# How do you solve x^2 - 18x + 81 = 0 graphically?

Mar 16, 2016

The vertex is $\left(9 , 0\right)$, and there are no stretch factors.

#### Explanation:

We begin with ${x}^{2} - 18 x + 81 = 0$. For me, I immediately think of "how can I gat this out of standard form and into vertex or intercept form?"

Well, for vertex form, we could "complete the square". I'm a big fan of this method, but I always got to factoring first, and if that doesn't work I move on to other methods like completing the square or the quadratic formula.

So, let's begin with factoring.

We are trying to factor ${x}^{2} - 18 x + 81$, and we are looking for something that multiplys to $81$, and adds to $- 18$.

So, the factors of $81$ are:
$\pm 1$ and $\pm 81$
$\pm 3$ and $\pm 27$
$\pm 9$ and $\pm 9$

No, out of these factors we are supposed to have them add to $- 18$
So,
$\pm 1$ + $\pm 81$ = $80 , 82 , - 80 , - 82$
$\pm 3$ + $\pm 27$ = $30 , - 30 , 24 , - 24$
$\pm 9$ + $\pm 9$ = $18 , 0 , 0 , \textcolor{g r e e n}{- 18}$

There it is. $- 9$ and $- 9$ add to $- 18$ and multiply to $81$!

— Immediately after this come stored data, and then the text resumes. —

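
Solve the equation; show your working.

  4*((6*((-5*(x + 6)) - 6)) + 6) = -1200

Step 1. [4*((6*((-5*(x + 6)) - 6)) + 6) = -1200] leading coefficient 4: divide by 4 ⇒ div: (6*((-5*(x + 6)) - 6)) + 6 = -300.
Step 2. [(6*((-5*(x + 6)) - 6)) + 6 = -300] subtract 6: x sits inside (… + 6). So sub: 6*((-5*(x + 6)) - 6) = -306.
Step 3. [6*((-5*(x + 6)) - 6) = -306] 6 out front; divide by 6 ⇒ div: (-5*(x + 6)) - 6 = -51.
Step 4. [(-5*(x + 6)) - 6 = -51] -6 is outermost — add 6 both sides. So sub: -5*(x + 6) = -45.
Step 5. [-5*(x + 6) = -45] divide by the outer -5. So div: x + 6 = 9.
Step 6. [x + 6 = 9] the outer +6 inverts by subtracting 6 ⇒ sub: x = 3.

Answer: x ∈ {3}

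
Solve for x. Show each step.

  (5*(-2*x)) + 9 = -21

Step 1. [(5*(-2*x)) + 9 = -21] +9 is outermost — subtract 9 both sides, so sub: 5*(-2*x) = -30.
Step 2. [5*(-2*x) = -30] LHS = 5·(…); ÷5 both sides, so div: -2*x = -6.
Step 3. [-2*x = -6] -2 out front; divide by -2 ⇒ div: x = 3.

Answer: x ∈ {3}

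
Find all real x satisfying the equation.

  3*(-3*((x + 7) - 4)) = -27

Step 1. [3*(-3*((x + 7) - 4)) = -27] 3·(inner) — divide through by 3 ⇒ div: -3*((x + 7) - 4) = -9.
Step 2. [-3*((x + 7) - 4) = -9] leading coefficient -3: divide by -3. So div: (x + 7) - 4 = 3.
Step 3. [(x + 7) - 4 = 3] the outer -4 inverts by adding 4. So sub: x + 7 = 7.
Step 4. [x + 7 = 7] the outer +7 inverts by subtracting 7 ⇒ sub: x = 0.

Answer: x ∈ {0}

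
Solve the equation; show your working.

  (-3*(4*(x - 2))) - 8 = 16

Step 1. [(-3*(4*(x - 2))) - 8 = 16] 8 comes off first (add 8) ⇒ sub: -3*(4*(x - 2)) = 24.
Step 2. [-3*(4*(x - 2)) = 24] -3 out front; divide by -3 ⇒ div: 4*(x - 2) = -8.
Step 3. [4*(x - 2) = -8] 4 out front; divide by 4 ⇒ div: x - 2 = -2.
Step 4. [x - 2 = -2] peel the -2: add 2 from each side, so sub: x = 0.

Answer: x ∈ {0}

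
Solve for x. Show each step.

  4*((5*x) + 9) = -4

Step 1. [4*((5*x) + 9) = -4] LHS = 4·(…); ÷4 both sides. So div: (5*x) + 9 = -1.
Step 2. [(5*x) + 9 = -1] subtract 9: x sits inside (… + 9), so sub: 5*x = -10.
Step 3. [5*x = -10] 5·(inner) — divide through by 5, so div: x = -2.

Answer: x ∈ {-2}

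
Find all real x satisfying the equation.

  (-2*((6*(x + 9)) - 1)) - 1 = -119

Step 1. [(-2*((6*(x + 9)) - 1)) - 1 = -119] peel the -1: add 1 from each side, so sub: -2*((6*(x + 9)) - 1) = -118.
Step 2. [-2*((6*(x + 9)) - 1) = -118] -2·(inner) — divide through by -2, so div: (6*(x + 9)) - 1 = 59.
Step 3. [(6*(x + 9)) - 1 = 59] the outer -1 inverts by adding 1, so sub: 6*(x + 9) = 60.
Step 4. [6*(x + 9) = 60] divide by the outer 6. So div: x + 9 = 10.
Step 5. [x + 9 = 10] the outer +9 inverts by subtracting 9 ⇒ sub: x = 1.

Answer: x ∈ {1}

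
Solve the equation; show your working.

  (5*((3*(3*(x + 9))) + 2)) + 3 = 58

Step 1. [(5*((3*(3*(x + 9))) + 2)) + 3 = 58] peel the +3: subtract 3 from each side. So sub: 5*((3*(3*(x + 9))) + 2) = 55.
Step 2. [5*((3*(3*(x + 9))) + 2) = 55] leading coefficient 5: divide by 5. So div: (3*(3*(x + 9))) + 2 = 11.
Step 3. [(3*(3*(x + 9))) + 2 = 11] peel the +2: subtract 2 from each side, so sub: 3*(3*(x + 9)) = 9.
Step 4. [3*(3*(x + 9)) = 9] 3 out front; divide by 3 ⇒ div: 3*(x + 9) = 3.
Step 5. [3*(x + 9) = 3] LHS = 3·(…); ÷3 both sides. So div: x + 9 = 1.
Step 6. [x + 9 = 1] the outer +9 inverts by subtracting 9, so sub: x = -8.

Answer: x ∈ {-8}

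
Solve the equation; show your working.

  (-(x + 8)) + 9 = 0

Step 1. [(-(x + 8)) + 9 = 0] +9 is outermost — subtract 9 both sides ⇒ sub: -(x + 8) = -9.
Step 2. [-(x + 8) = -9] LHS negated; negate both sides, so neg: x + 8 = 9.
Step 3. [x + 8 = 9] peel the +8: subtract 8 from each side, so sub: x = 1.

Answer: x ∈ {1}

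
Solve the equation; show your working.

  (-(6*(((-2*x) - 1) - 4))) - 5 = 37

Step 1. [(-(6*(((-2*x) - 1) - 4))) - 5 = 37] peel the -5: add 5 from each side, so sub: -(6*(((-2*x) - 1) - 4)) = 42.
Step 2. [-(6*(((-2*x) - 1) - 4)) = 42] leading − — multiply by −1, so neg: 6*(((-2*x) - 1) - 4) = -42.
Step 3. [6*(((-2*x) - 1) - 4) = -42] leading coefficient 6: divide by 6 ⇒ div: ((-2*x) - 1) - 4 = -7.
Step 4. [((-2*x) - 1) - 4 = -7] peel the -4: add 4 from each side ⇒ sub: (-2*x) - 1 = -3.
Step 5. [(-2*x) - 1 = -3] peel the -1: add 1 from each side ⇒ sub: -2*x = -2.
Step 6. [-2*x = -2] divide by the outer -2, so div: x = 1.

Answer: x ∈ {1}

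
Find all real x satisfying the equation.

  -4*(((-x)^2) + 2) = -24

Step 1. [-4*(((-x)^2) + 2) = -24] -4·(inner) — divide through by -4. So div: ((-x)^2) + 2 = 6.
Step 2. [((-x)^2) + 2 = 6] subtract 2: x sits inside (… + 2) ⇒ sub: (-x)^2 = 4.
Step 3. [(-x)^2 = 4] √ both sides: 4 ≥ 0 gives two branches, so sqrt: -x = 2 or -2.
Step 4. [-x = 2 or -2] LHS negated; negate both sides, so neg: x = -2 or 2.

Answer: x ∈ {-2, 2}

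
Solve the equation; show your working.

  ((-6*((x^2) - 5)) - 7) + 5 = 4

Step 1. [((-6*((x^2) - 5)) - 7) + 5 = 4] subtract 5: x sits inside (… + 5). So sub: (-6*((x^2) - 5)) - 7 = -1.
Step 2. [(-6*((x^2) - 5)) - 7 = -1] the outer -7 inverts by adding 7, so sub: -6*((x^2) - 5) = 6.
Step 3. [-6*((x^2) - 5) = 6] -6 out front; divide by -6. So div: (x^2) - 5 = -1.
Step 4. [(x^2) - 5 = -1] add 5: x sits inside (… - 5) ⇒ sub: x^2 = 4.
Step 5. [x^2 = 4] √ both sides: 4 ≥ 0 gives two branches. So sqrt: x = 2 or -2.

Answer: x ∈ {-2, 2}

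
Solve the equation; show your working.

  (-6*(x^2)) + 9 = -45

Step 1. [(-6*(x^2)) + 9 = -45] the outer +9 inverts by subtracting 9 ⇒ sub: -6*(x^2) = -54.
Step 2. [-6*(x^2) = -54] leading coefficient -6: divide by -6, so div: x^2 = 9.
Step 3. [x^2 = 9] LHS squared, RHS 9 ≥ 0: apply √ (±), so sqrt: x = 3 or -3.

Answer: x ∈ {-3, 3}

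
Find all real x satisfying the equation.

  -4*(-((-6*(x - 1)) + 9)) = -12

Step 1. [-4*(-((-6*(x - 1)) + 9)) = -12] leading coefficient -4: divide by -4, so div: -((-6*(x - 1)) + 9) = 3.
Step 2. [-((-6*(x - 1)) + 9) = 3] LHS negated; negate both sides ⇒ neg: (-6*(x - 1)) + 9 = -3.
Step 3. [(-6*(x - 1)) + 9 = -3] the outer +9 inverts by subtracting 9 ⇒ sub: -6*(x - 1) = -12.
Step 4. [-6*(x - 1) = -12] LHS = -6·(…); ÷-6 both sides ⇒ div: x - 1 = 2.
Step 5. [x - 1 = 2] peel the -1: add 1 from each side, so sub: x = 3.

Answer: x ∈ {3}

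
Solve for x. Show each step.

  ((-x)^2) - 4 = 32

Step 1. [((-x)^2) - 4 = 32] -4 is outermost — add 4 both sides ⇒ sub: (-x)^2 = 36.
Step 2. [(-x)^2 = 36] LHS squared, RHS 36 ≥ 0: apply √ (±), so sqrt: -x = 6 or -6.
Step 3. [-x = 6 or -6] LHS negated; negate both sides, so neg: x = -6 or 6.

Answer: x ∈ {-6, 6}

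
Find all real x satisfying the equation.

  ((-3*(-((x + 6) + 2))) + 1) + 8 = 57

Step 1. [((-3*(-((x + 6) + 2))) + 1) + 8 = 57] 8 comes off first (subtract 8), so sub: (-3*(-((x + 6) + 2))) + 1 = 49.
Step 2. [(-3*(-((x + 6) + 2))) + 1 = 49] subtract 1: x sits inside (… + 1). So sub: -3*(-((x + 6) + 2)) = 48.
Step 3. [-3*(-((x + 6) + 2)) = 48] leading coefficient -3: divide by -3. So div: -((x + 6) + 2) = -16.
Step 4. [-((x + 6) + 2) = -16] leading − — multiply by −1, so neg: (x + 6) + 2 = 16.
Step 5. [(x + 6) + 2 = 16] subtract 2: x sits inside (… + 2), so sub: x + 6 = 14.
Step 6. [x + 6 = 14] +6 is outermost — subtract 6 both sides, so sub: x = 8.

Answer: x ∈ {8}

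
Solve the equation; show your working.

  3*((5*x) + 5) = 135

Step 1. [3*((5*x) + 5) = 135] 3·(inner) — divide through by 3, so div: (5*x) + 5 = 45.
Step 2. [(5*x) + 5 = 45] +5 is outermost — subtract 5 both sides. So sub: 5*x = 40.
Step 3. [5*x = 40] LHS = 5·(…); ÷5 both sides ⇒ div: x = 8.

Answer: x ∈ {8}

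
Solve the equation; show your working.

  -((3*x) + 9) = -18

Step 1. [-((3*x) + 9) = -18] flip signs both sides, so neg: (3*x) + 9 = 18.
Step 2. [(3*x) + 9 = 18] 3 divides every term; factor it out, so factor: x + 3 = 6.
Step 3. [x + 3 = 6] +3 is outermost — subtract 3 both sides, so sub: x = 3.

Answer: x ∈ {3}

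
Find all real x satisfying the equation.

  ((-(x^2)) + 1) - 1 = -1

Step 1. [((-(x^2)) + 1) - 1 = -1] -1 is outermost — add 1 both sides, so sub: (-(x^2)) + 1 = 0.
Step 2. [(-(x^2)) + 1 = 0] the outer +1 inverts by subtracting 1 ⇒ sub: -(x^2) = -1.
Step 3. [-(x^2) = -1] leading − — multiply by −1, so neg: x^2 = 1.
Step 4. [x^2 = 1] √ both sides: 1 ≥ 0 gives two branches. So sqrt: x = 1 or -1.

Answer: x ∈ {-1, 1}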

So, that means we can rewrite ${x}^{2} - 18 x + 81$ as $\left(x - 9\right) \left(x - 9\right)$, or ${\left(x - 9\right)}^{2}$. If we wanted to write this in vertex form, we just write this: ${\left(x - 9\right)}^{2} + 0$.

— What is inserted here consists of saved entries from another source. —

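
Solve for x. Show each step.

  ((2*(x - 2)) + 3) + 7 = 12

Step 1. [((2*(x - 2)) + 3) + 7 = 12] subtract 7: x sits inside (… + 7). So sub: (2*(x - 2)) + 3 = 5.
Step 2. [(2*(x - 2)) + 3 = 5] 3 comes off first (subtract 3) ⇒ sub: 2*(x - 2) = 2.
Step 3. [2*(x - 2) = 2] LHS = 2·(…); ÷2 both sides. So div: x - 2 = 1.
Step 4. [x - 2 = 1] the outer -2 inverts by adding 2 ⇒ sub: x = 3.

Answer: x ∈ {3}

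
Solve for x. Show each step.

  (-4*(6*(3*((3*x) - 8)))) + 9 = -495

Step 1. [(-4*(6*(3*((3*x) - 8)))) + 9 = -495] 9 comes off first (subtract 9) ⇒ sub: -4*(6*(3*((3*x) - 8))) = -504.
Step 2. [-4*(6*(3*((3*x) - 8))) = -504] -4·(inner) — divide through by -4 ⇒ div: 6*(3*((3*x) - 8)) = 126.
Step 3. [6*(3*((3*x) - 8)) = 126] divide by the outer 6, so div: 3*((3*x) - 8) = 21.
Step 4. [3*((3*x) - 8) = 21] LHS = 3·(…); ÷3 both sides. So div: (3*x) - 8 = 7.
Step 5. [(3*x) - 8 = 7] -8 is outermost — add 8 both sides, so sub: 3*x = 15.
Step 6. [3*x = 15] leading coefficient 3: divide by 3 ⇒ div: x = 5.

Answer: x ∈ {5}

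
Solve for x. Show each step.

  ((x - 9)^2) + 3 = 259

Step 1. [((x - 9)^2) + 3 = 259] subtract 3: x sits inside (… + 3) ⇒ sub: (x - 9)^2 = 256.
Step 2. [(x - 9)^2 = 256] 256 ≥ 0, LHS is (·)² — take ±√, so sqrt: x - 9 = 16 or -16.
Step 3. [x - 9 = 16 or -16] peel the -9: add 9 from each side. So sub: x = 25 or -7.

Answer: x ∈ {-7, 25}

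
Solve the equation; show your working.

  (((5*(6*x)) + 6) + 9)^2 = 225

Step 1. [(((5*(6*x)) + 6) + 9)^2 = 225] 225 ≥ 0, LHS is (·)² — take ±√. So sqrt: ((5*(6*x)) + 6) + 9 = 15 or -15.
Step 2. [((5*(6*x)) + 6) + 9 = 15 or -15] 9 comes off first (subtract 9), so sub: (5*(6*x)) + 6 = 6 or -24.
Step 3. [(5*(6*x)) + 6 = 6 or -24] peel the +6: subtract 6 from each side ⇒ sub: 5*(6*x) = 0 or -30.
Step 4. [5*(6*x) = 0 or -30] 5 out front; divide by 5. So div: 6*x = 0 or -6.
Step 5. [6*x = 0 or -6] LHS = 6·(…); ÷6 both sides ⇒ div: x = 0 or -1.

Answer: x ∈ {-1, 0}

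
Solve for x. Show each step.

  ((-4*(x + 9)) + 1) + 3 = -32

Step 1. [((-4*(x + 9)) + 1) + 3 = -32] +3 is outermost — subtract 3 both sides, so sub: (-4*(x + 9)) + 1 = -35.
Step 2. [(-4*(x + 9)) + 1 = -35] 1 comes off first (subtract 1), so sub: -4*(x + 9) = -36.
Step 3. [-4*(x + 9) = -36] divide by the outer -4 ⇒ div: x + 9 = 9.
Step 4. [x + 9 = 9] 9 comes off first (subtract 9). So sub: x = 0.

Answer: x ∈ {0}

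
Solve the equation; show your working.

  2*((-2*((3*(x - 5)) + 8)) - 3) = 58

Step 1. [2*((-2*((3*(x - 5)) + 8)) - 3) = 58] LHS = 2·(…); ÷2 both sides, so div: (-2*((3*(x - 5)) + 8)) - 3 = 29.
Step 2. [(-2*((3*(x - 5)) + 8)) - 3 = 29] the outer -3 inverts by adding 3 ⇒ sub: -2*((3*(x - 5)) + 8) = 32.
Step 3. [-2*((3*(x - 5)) + 8) = 32] leading coefficient -2: divide by -2. So div: (3*(x - 5)) + 8 = -16.
Step 4. [(3*(x - 5)) + 8 = -16] 8 comes off first (subtract 8). So sub: 3*(x - 5) = -24.
Step 5. [3*(x - 5) = -24] 3·(inner) — divide through by 3, so div: x - 5 = -8.
Step 6. [x - 5 = -8] the outer -5 inverts by adding 5, so sub: x = -3.

Answer: x ∈ {-3}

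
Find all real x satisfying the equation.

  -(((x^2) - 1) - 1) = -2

Step 1. [-(((x^2) - 1) - 1) = -2] LHS negated; negate both sides, so neg: ((x^2) - 1) - 1 = 2.
Step 2. [((x^2) - 1) - 1 = 2] 1 comes off first (add 1) ⇒ sub: (x^2) - 1 = 3.
Step 3. [(x^2) - 1 = 3] 1 comes off first (add 1). So sub: x^2 = 4.
Step 4. [x^2 = 4] √ both sides: 4 ≥ 0 gives two branches. So sqrt: x = 2 or -2.

Answer: x ∈ {-2, 2}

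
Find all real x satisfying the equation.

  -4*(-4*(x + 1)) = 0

Step 1. [-4*(-4*(x + 1)) = 0] -4 out front; divide by -4. So div: -4*(x + 1) = 0.
Step 2. [-4*(x + 1) = 0] -4 out front; divide by -4, so div: x + 1 = 0.
Step 3. [x + 1 = 0] peel the +1: subtract 1 from each side, so sub: x = -1.

Answer: x ∈ {-1}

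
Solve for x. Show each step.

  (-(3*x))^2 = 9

Step 1. [(-(3*x))^2 = 9] LHS squared, RHS 9 ≥ 0: apply √ (±), so sqrt: -(3*x) = 3 or -3.
Step 2. [-(3*x) = 3 or -3] flip signs both sides. So neg: 3*x = -3 or 3.
Step 3. [3*x = -3 or 3] leading coefficient 3: divide by 3. So div: x = -1 or 1.

Answer: x ∈ {-1, 1}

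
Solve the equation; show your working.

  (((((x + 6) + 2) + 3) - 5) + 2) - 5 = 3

Step 1. [(((((x + 6) + 2) + 3) - 5) + 2) - 5 = 3] the outer -5 inverts by adding 5, so sub: ((((x + 6) + 2) + 3) - 5) + 2 = 8.
Step 2. [((((x + 6) + 2) + 3) - 5) + 2 = 8] subtract 2: x sits inside (… + 2) ⇒ sub: (((x + 6) + 2) + 3) - 5 = 6.
Step 3. [(((x + 6) + 2) + 3) - 5 = 6] add 5: x sits inside (… - 5) ⇒ sub: ((x + 6) + 2) + 3 = 11.
Step 4. [((x + 6) + 2) + 3 = 11] +3 is outermost — subtract 3 both sides ⇒ sub: (x + 6) + 2 = 8.
Step 5. [(x + 6) + 2 = 8] peel the +2: subtract 2 from each side ⇒ sub: x + 6 = 6.
Step 6. [x + 6 = 6] subtract 6: x sits inside (… + 6). So sub: x = 0.

Answer: x ∈ {0}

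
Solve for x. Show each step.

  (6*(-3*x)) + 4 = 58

Step 1. [(6*(-3*x)) + 4 = 58] peel the +4: subtract 4 from each side. So sub: 6*(-3*x) = 54.
Step 2. [6*(-3*x) = 54] 6·(inner) — divide through by 6 ⇒ div: -3*x = 9.
Step 3. [-3*x = 9] LHS = -3·(…); ÷-3 both sides, so div: x = -3.

Answer: x ∈ {-3}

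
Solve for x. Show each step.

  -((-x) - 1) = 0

Step 1. [-((-x) - 1) = 0] LHS negated; negate both sides. So neg: (-x) - 1 = 0.
Step 2. [(-x) - 1 = 0] 1 comes off first (add 1). So sub: -x = 1.
Step 3. [-x = 1] flip signs both sides. So neg: x = -1.

Answer: x ∈ {-1}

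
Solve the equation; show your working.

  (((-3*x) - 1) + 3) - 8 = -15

Step 1. [(((-3*x) - 1) + 3) - 8 = -15] the outer -8 inverts by adding 8. So sub: ((-3*x) - 1) + 3 = -7.
Step 2. [((-3*x) - 1) + 3 = -7] +3 is outermost — subtract 3 both sides ⇒ sub: (-3*x) - 1 = -10.
Step 3. [(-3*x) - 1 = -10] -1 is outermost — add 1 both sides. So sub: -3*x = -9.
Step 4. [-3*x = -9] divide by the outer -3 ⇒ div: x = 3.

Answer: x ∈ {3}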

No, look: there is no stretch factor for ${\left(x - 9\right)}^{2} + 0$, and we know that the vertex is $9 , 0$. Just graph that vertex, and have it open upwards, with no stretching.

To find other points, just replace $x$ with the number your trying to find, like this: ${\left(\left(8\right) - 9\right)}^{2} + 0$, which is ${\left(- 1\right)}^{2} + 0$, or $1$. So, we know another point: $\left(8 , 1\right)$.

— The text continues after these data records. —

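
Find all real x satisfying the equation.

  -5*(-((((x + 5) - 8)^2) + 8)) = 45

Step 1. [-5*(-((((x + 5) - 8)^2) + 8)) = 45] divide by the outer -5 ⇒ div: -((((x + 5) - 8)^2) + 8) = -9.
Step 2. [-((((x + 5) - 8)^2) + 8) = -9] leading − — multiply by −1, so neg: (((x + 5) - 8)^2) + 8 = 9.
Step 3. [(((x + 5) - 8)^2) + 8 = 9] peel the +8: subtract 8 from each side, so sub: ((x + 5) - 8)^2 = 1.
Step 4. [((x + 5) - 8)^2 = 1] LHS squared, RHS 1 ≥ 0: apply √ (±) ⇒ sqrt: (x + 5) - 8 = 1 or -1.
Step 5. [(x + 5) - 8 = 1 or -1] add 8: x sits inside (… - 8). So sub: x + 5 = 9 or 7.
Step 6. [x + 5 = 9 or 7] +5 is outermost — subtract 5 both sides ⇒ sub: x = 4 or 2.

Answer: x ∈ {2, 4}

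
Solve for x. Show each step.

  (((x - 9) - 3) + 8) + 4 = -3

Step 1. [(((x - 9) - 3) + 8) + 4 = -3] +4 is outermost — subtract 4 both sides, so sub: ((x - 9) - 3) + 8 = -7.
Step 2. [((x - 9) - 3) + 8 = -7] peel the +8: subtract 8 from each side. So sub: (x - 9) - 3 = -15.
Step 3. [(x - 9) - 3 = -15] -3 is outermost — add 3 both sides ⇒ sub: x - 9 = -12.
Step 4. [x - 9 = -12] peel the -9: add 9 from each side. So sub: x = -3.

Answer: x ∈ {-3}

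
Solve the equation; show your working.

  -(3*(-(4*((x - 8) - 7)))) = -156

Step 1. [-(3*(-(4*((x - 8) - 7)))) = -156] flip signs both sides. So neg: 3*(-(4*((x - 8) - 7))) = 156.
Step 2. [3*(-(4*((x - 8) - 7))) = 156] leading coefficient 3: divide by 3 ⇒ div: -(4*((x - 8) - 7)) = 52.
Step 3. [-(4*((x - 8) - 7)) = 52] leading − — multiply by −1, so neg: 4*((x - 8) - 7) = -52.
Step 4. [4*((x - 8) - 7) = -52] leading coefficient 4: divide by 4, so div: (x - 8) - 7 = -13.
Step 5. [(x - 8) - 7 = -13] the outer -7 inverts by adding 7, so sub: x - 8 = -6.
Step 6. [x - 8 = -6] peel the -8: add 8 from each side. So sub: x = 2.

Answer: x ∈ {2}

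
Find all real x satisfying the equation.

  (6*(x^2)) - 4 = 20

Step 1. [(6*(x^2)) - 4 = 20] add 4: x sits inside (… - 4). So sub: 6*(x^2) = 24.
Step 2. [6*(x^2) = 24] divide by the outer 6, so div: x^2 = 4.
Step 3. [x^2 = 4] √ both sides: 4 ≥ 0 gives two branches ⇒ sqrt: x = 2 or -2.

Answer: x ∈ {-2, 2}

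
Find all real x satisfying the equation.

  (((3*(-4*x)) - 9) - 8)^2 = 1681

Step 1. [(((3*(-4*x)) - 9) - 8)^2 = 1681] √ both sides: 1681 ≥ 0 gives two branches, so sqrt: ((3*(-4*x)) - 9) - 8 = 41 or -41.
Step 2. [((3*(-4*x)) - 9) - 8 = 41 or -41] 8 comes off first (add 8) ⇒ sub: (3*(-4*x)) - 9 = 49 or -33.
Step 3. [(3*(-4*x)) - 9 = 49 or -33] the outer -9 inverts by adding 9. So sub: 3*(-4*x) = 58 or -24.
Step 4. [3*(-4*x) = 58 or -24] 3·(inner) — divide through by 3, so div: -4*x = 58/3 or -8.
Step 5. [-4*x = 58/3 or -8] LHS = -4·(…); ÷-4 both sides. So div: x = -29/6 or 2.

Answer: x ∈ {-29/6, 2}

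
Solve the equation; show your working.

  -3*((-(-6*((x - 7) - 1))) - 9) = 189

Step 1. [-3*((-(-6*((x - 7) - 1))) - 9) = 189] LHS = -3·(…); ÷-3 both sides ⇒ div: (-(-6*((x - 7) - 1))) - 9 = -63.
Step 2. [(-(-6*((x - 7) - 1))) - 9 = -63] add 9: x sits inside (… - 9). So sub: -(-6*((x - 7) - 1)) = -54.
Step 3. [-(-6*((x - 7) - 1)) = -54] LHS negated; negate both sides, so neg: -6*((x - 7) - 1) = 54.
Step 4. [-6*((x - 7) - 1) = 54] LHS = -6·(…); ÷-6 both sides ⇒ div: (x - 7) - 1 = -9.
Step 5. [(x - 7) - 1 = -9] the outer -1 inverts by adding 1, so sub: x - 7 = -8.
Step 6. [x - 7 = -8] the outer -7 inverts by adding 7, so sub: x = -1.

Answer: x ∈ {-1}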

If we solve for when $x$ is $- 1$, we have ${\left(\left(10\right) - 9\right)}^{2} + 0$ or ${\left(1\right)}^{2} + 0$, which is just $1$, or $\left(10 , 1\right)$.

Now you have the vertex and a couple of point to help guide you as you draw your graph

If you want to double check this, just graph it

graph{y=(x-9)^2+0}